A new television broadcasting deal helped Manchester City to report record revenues and a third successive year of profitability last season. Revenues in the 13 months to June 30 increased 21 per cent from last year to £473.4m. Only Manchester United have a higher turnover in the Premier League. The club remains debt free.
City's rise in revenues represented faster growth than its rival Manchester United. However, City is far less profitable, reporting earnings of just £1m, although this is the third year in succession in which it has recorded a profit. It said that the decline from nearly £20m last year was due to a change in the reporting period to bring it in line with other members of the City Football Group owned by Sheikh Mansour. This includes teams in the US, Australia, Japan, Uruguay and Spain.

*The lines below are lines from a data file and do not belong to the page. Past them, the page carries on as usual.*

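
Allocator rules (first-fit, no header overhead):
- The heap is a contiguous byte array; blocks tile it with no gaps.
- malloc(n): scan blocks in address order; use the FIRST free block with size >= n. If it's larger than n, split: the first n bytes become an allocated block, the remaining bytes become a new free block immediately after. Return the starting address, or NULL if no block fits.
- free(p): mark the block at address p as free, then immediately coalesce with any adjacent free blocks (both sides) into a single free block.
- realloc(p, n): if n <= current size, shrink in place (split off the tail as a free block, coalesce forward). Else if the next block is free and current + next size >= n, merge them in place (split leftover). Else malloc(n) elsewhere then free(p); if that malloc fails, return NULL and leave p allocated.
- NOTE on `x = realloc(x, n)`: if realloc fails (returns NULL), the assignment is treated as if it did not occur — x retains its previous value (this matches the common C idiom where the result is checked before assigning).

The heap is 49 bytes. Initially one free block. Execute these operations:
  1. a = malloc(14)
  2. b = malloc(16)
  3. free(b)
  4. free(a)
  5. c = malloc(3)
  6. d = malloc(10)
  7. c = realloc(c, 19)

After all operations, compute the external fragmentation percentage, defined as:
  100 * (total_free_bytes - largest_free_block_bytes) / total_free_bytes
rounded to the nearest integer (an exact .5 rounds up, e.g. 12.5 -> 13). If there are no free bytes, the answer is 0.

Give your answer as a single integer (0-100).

Answer: 15

Derivation:
Op 1: a = malloc(14) -> a = 0; heap: [0-13 ALLOC][14-48 FREE]
Op 2: b = malloc(16) -> b = 14; heap: [0-13 ALLOC][14-29 ALLOC][30-48 FREE]
Op 3: free(b) -> (freed b); heap: [0-13 ALLOC][14-48 FREE]
Op 4: free(a) -> (freed a); heap: [0-48 FREE]
Op 5: c = malloc(3) -> c = 0; heap: [0-2 ALLOC][3-48 FREE]
Op 6: d = malloc(10) -> d = 3; heap: [0-2 ALLOC][3-12 ALLOC][13-48 FREE]
Op 7: c = realloc(c, 19) -> c = 13; heap: [0-2 FREE][3-12 ALLOC][13-31 ALLOC][32-48 FREE]
Free blocks: [3 17] total_free=20 largest=17 -> 100*(20-17)/20 = 300/20 = 15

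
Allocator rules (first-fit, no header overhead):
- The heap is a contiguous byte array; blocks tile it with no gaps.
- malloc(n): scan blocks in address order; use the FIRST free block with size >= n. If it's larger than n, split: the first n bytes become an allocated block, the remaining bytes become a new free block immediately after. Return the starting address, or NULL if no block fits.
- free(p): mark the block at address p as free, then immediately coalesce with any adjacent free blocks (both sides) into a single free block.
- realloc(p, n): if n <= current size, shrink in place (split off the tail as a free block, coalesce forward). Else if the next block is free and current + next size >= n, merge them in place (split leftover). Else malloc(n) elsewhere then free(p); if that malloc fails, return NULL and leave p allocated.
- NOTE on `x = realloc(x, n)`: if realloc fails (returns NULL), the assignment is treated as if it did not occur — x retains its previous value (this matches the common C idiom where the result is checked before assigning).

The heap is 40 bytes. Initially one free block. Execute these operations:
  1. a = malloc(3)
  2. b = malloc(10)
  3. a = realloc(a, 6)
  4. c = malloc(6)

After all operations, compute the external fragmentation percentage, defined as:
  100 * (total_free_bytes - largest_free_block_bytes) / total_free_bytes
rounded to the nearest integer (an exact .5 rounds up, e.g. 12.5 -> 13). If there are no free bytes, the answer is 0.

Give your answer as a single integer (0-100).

Answer: 17

Derivation:
Op 1: a = malloc(3) -> a = 0; heap: [0-2 ALLOC][3-39 FREE]
Op 2: b = malloc(10) -> b = 3; heap: [0-2 ALLOC][3-12 ALLOC][13-39 FREE]
Op 3: a = realloc(a, 6) -> a = 13; heap: [0-2 FREE][3-12 ALLOC][13-18 ALLOC][19-39 FREE]
Op 4: c = malloc(6) -> c = 19; heap: [0-2 FREE][3-12 ALLOC][13-18 ALLOC][19-24 ALLOC][25-39 FREE]
Free blocks: [3 15] total_free=18 largest=15 -> 100*(18-15)/18 = 300/18 ≈ 16.667 -> rounds to 17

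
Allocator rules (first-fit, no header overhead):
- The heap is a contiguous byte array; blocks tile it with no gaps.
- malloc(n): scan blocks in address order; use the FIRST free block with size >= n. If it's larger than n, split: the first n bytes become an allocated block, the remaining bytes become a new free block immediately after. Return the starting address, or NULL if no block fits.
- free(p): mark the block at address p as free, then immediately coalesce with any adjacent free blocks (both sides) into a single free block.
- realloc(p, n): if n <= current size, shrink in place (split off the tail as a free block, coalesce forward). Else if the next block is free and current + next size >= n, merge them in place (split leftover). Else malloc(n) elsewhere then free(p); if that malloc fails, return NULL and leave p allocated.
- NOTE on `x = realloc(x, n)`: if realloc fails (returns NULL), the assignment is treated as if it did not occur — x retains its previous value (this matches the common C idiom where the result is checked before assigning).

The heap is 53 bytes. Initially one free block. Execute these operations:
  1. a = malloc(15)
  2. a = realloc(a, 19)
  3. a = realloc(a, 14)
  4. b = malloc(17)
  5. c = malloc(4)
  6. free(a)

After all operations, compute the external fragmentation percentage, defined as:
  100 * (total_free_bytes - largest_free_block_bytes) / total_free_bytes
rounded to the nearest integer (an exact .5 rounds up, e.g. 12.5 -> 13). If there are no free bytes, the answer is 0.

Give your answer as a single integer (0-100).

Answer: 44

Derivation:
Op 1: a = malloc(15) -> a = 0; heap: [0-14 ALLOC][15-52 FREE]
Op 2: a = realloc(a, 19) -> a = 0; heap: [0-18 ALLOC][19-52 FREE]
Op 3: a = realloc(a, 14) -> a = 0; heap: [0-13 ALLOC][14-52 FREE]
Op 4: b = malloc(17) -> b = 14; heap: [0-13 ALLOC][14-30 ALLOC][31-52 FREE]
Op 5: c = malloc(4) -> c = 31; heap: [0-13 ALLOC][14-30 ALLOC][31-34 ALLOC][35-52 FREE]
Op 6: free(a) -> (freed a); heap: [0-13 FREE][14-30 ALLOC][31-34 ALLOC][35-52 FREE]
Free blocks: [14 18] total_free=32 largest=18 -> 100*(32-18)/32 = 1400/32 = 43.75 -> rounds to 44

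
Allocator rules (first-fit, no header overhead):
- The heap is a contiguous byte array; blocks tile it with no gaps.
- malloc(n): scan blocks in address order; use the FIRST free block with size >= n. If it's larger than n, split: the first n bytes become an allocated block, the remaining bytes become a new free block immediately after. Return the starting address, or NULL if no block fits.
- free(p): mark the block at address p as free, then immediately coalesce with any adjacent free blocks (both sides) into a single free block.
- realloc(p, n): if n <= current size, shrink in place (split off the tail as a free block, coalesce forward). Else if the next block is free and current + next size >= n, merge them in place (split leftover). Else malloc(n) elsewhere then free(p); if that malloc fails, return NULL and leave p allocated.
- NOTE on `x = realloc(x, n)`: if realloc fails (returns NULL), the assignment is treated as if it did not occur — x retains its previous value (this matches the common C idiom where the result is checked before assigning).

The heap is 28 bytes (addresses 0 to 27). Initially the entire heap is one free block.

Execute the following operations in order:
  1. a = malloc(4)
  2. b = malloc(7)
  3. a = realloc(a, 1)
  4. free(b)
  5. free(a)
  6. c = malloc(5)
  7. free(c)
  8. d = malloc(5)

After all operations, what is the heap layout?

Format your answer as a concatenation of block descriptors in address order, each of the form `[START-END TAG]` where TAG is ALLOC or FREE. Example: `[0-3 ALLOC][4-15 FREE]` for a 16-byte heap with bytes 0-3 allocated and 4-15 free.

Op 1: a = malloc(4) -> a = 0; heap: [0-3 ALLOC][4-27 FREE]
Op 2: b = malloc(7) -> b = 4; heap: [0-3 ALLOC][4-10 ALLOC][11-27 FREE]
Op 3: a = realloc(a, 1) -> a = 0; heap: [0-0 ALLOC][1-3 FREE][4-10 ALLOC][11-27 FREE]
Op 4: free(b) -> (freed b); heap: [0-0 ALLOC][1-27 FREE]
Op 5: free(a) -> (freed a); heap: [0-27 FREE]
Op 6: c = malloc(5) -> c = 0; heap: [0-4 ALLOC][5-27 FREE]
Op 7: free(c) -> (freed c); heap: [0-27 FREE]
Op 8: d = malloc(5) -> d = 0; heap: [0-4 ALLOC][5-27 FREE]

Answer: [0-4 ALLOC][5-27 FREE]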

However, the cost of backing Pep Guardiola was revealed in a 37 per cent increase in the wage bill from £197.58m to £264.13m after several years when it had remained flat. However, club officials describe the 56 per cent wage to revenue ratio (up from 50 per cent the previous year) as 'healthy'. Adjusted for a 12 month period, it is still less than Manchester United's wage bill.
Broadcast increased by 21 per cent to £203m while commercial rose even faster, by 23 per cent, to £218m, as City secured new partnerships such as the NexEn sponsorship on this year’s shirt sleeves. City also hosted a series of lucrative concerts at the Etihad Stadium. Matchday income was £51.9m.